Jardins intérieurs brings together the work of two emerging artists, Shazia Ahmad and Sfiya. Their artworks, shaped by restrained chromatic palettes, explore notions of memory, belonging, and diaspora, which take form through spaces that are both autobiographical and fictional.
In the Œil pour œil series, Sfiya addresses beliefs, folktales, and identity formation shaped by a migratory journey between Morocco and Montreal, through paintings with surrealist accents. An azure blue, symbol of protection against the evil eye, permeates her domestic scenes, where the boundaries between the spiritual and physical worlds blur. This same shade of blue also dominates Shazia Ahmad’s paintings, carpets, and dioramas, in which she meticulously repeats cross-stitches, floral motifs, objects, and interior scenes. The vibrant colours of her works echo a sense of nostalgia and the search for a reconstructed home grounded in memory.

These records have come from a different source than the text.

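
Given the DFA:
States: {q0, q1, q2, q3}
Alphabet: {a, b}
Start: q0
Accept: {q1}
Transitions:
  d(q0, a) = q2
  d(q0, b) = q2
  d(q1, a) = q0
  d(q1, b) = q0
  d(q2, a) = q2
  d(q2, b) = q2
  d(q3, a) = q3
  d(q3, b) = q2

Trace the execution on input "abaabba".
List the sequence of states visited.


Input: abaabba
d(q0, a) = q2
d(q2, b) = q2
d(q2, a) = q2
d(q2, a) = q2
d(q2, b) = q2
d(q2, b) = q2
d(q2, a) = q2


q0 -> q2 -> q2 -> q2 -> q2 -> q2 -> q2 -> q2


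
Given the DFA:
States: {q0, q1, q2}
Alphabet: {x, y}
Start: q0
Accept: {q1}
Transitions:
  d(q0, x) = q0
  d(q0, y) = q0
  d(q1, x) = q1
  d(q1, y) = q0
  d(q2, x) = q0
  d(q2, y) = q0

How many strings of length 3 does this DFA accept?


Enumerating all length-3 strings:
  "xxx" -> q0 [reject]
  "xxy" -> q0 [reject]
  "xyx" -> q0 [reject]
  "xyy" -> q0 [reject]
  "yxx" -> q0 [reject]
  "yxy" -> q0 [reject]
  "yyx" -> q0 [reject]
  "yyy" -> q0 [reject]

0 out of 8


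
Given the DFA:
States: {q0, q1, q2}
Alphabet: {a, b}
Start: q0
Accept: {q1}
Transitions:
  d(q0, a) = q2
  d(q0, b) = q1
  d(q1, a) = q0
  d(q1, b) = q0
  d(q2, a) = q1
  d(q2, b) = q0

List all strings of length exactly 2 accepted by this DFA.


All strings of length 2: 4 total
Accepted: 1

"aa"


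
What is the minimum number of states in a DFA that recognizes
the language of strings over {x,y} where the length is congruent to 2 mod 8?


States track (length) mod 8.
Need 8 states: one per remainder 0..7; accept = remainder 2.

8


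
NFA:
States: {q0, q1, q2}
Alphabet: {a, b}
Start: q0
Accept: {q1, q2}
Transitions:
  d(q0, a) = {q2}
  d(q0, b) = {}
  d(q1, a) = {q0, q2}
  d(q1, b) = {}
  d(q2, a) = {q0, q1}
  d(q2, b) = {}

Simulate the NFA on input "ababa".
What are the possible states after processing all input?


Start: {q0}
  --a--> {q2}
  --b--> {}
  --a--> {}
  --b--> {}
  --a--> {}

{} (empty set, no valid transitions)


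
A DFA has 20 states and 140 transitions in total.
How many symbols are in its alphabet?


Each state has exactly one transition per symbol.
|alphabet| = transitions / states = 140 / 20 = 7

7


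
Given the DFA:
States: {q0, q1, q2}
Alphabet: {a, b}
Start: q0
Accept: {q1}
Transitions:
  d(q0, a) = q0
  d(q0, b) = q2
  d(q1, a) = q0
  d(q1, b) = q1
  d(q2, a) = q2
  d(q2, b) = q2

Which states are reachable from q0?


BFS from q0:
  layer 0: {q0}
  layer 1: {q2}

{q0, q2}


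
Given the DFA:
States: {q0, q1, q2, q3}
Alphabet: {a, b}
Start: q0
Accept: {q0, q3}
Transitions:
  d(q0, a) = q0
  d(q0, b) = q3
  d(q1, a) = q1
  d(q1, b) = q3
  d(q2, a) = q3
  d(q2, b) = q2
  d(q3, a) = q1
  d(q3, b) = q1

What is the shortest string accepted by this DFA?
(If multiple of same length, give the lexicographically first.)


BFS by string length (lex-first path to each state shown):
  len 0: q0<-""
Found accept state at length 0.

"" (empty string)


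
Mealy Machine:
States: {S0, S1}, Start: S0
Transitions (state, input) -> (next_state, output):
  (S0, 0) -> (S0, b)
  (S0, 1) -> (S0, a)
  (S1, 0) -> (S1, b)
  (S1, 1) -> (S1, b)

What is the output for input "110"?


Step-by-step:
  (S0, 1) -> (S0, a)
  (S0, 1) -> (S0, a)
  (S0, 0) -> (S0, b)

"aab"


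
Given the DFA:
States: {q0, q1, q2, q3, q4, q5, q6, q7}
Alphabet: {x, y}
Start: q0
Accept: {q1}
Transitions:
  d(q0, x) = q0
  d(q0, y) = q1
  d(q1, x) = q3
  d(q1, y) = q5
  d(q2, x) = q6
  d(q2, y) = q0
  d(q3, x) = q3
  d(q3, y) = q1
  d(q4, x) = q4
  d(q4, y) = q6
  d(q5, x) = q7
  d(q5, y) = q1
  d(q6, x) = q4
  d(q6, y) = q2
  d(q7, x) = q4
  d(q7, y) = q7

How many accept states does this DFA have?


Accept states listed: {q1}
Counting: q1(1)

1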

Sfiya’s new series, Le théâtre imaginaire de Ouled Saïd, is inspired by her grandfather’s tribe, described to her countless times through vivid recollections of scorching sun, livestock, yellowed light, and stork nests. This mythological place, shaped through family stories and oral histories, fueled the creation of the fictional “tribe-city” that inhabits the works in this series. A few years ago, the artist discovered photographs of her paternal tribe, confronting the ideal fabricated by her imagination. She thus approaches diaspora as a fictional space oscillating between imagined places and real memories.
Inspired by photographs documenting the Ouled Saïd tribe, the six paintings in this series develop a new colour palette in which green and purple are juxtaposed. This aesthetic shift also reflects a migration of everyday scenes, moving from interior spaces to the outdoors. The stork, a familiar figure present in many of the artist’s paintings, is now accompanied by other characters also depicted as metaphorical animals. They pose, like family portraits or theatrical stagings, in a semi-fictional setting where the real and the imaginary intertwine.
In Shazia’s works, interior worlds and bucolic havens engage in dialogue. Following the rhythm of the seasons and the flowers of her family garden, her semi-autobiographical scenes also integrate everyday objects. Floral and geometric motifs, repeated like the mechanical gesture of embroidery, evoke patterns reminiscent of Pakistani textiles and carpets. Half Chilean and half Pakistani, Shazia punctuates her compositions with objects and rugs that reference the notion of home, memory, and nostalgia.
Shazia Ahmad’s dioramas reflect her inner world and different phases of her life. They incorporate family memories, miniature paintings, carpets, and other personal elements that represent important moments in the artist’s journey. Initiated during the pandemic, the dioramas take the form of three-dimensional houses through which viewers can enter Shazia’s creative universe. The tapestries that inhabit these dioramas have, over time, become works in their own right, created in dialogue with the Pakistani textiles that shaped her childhood.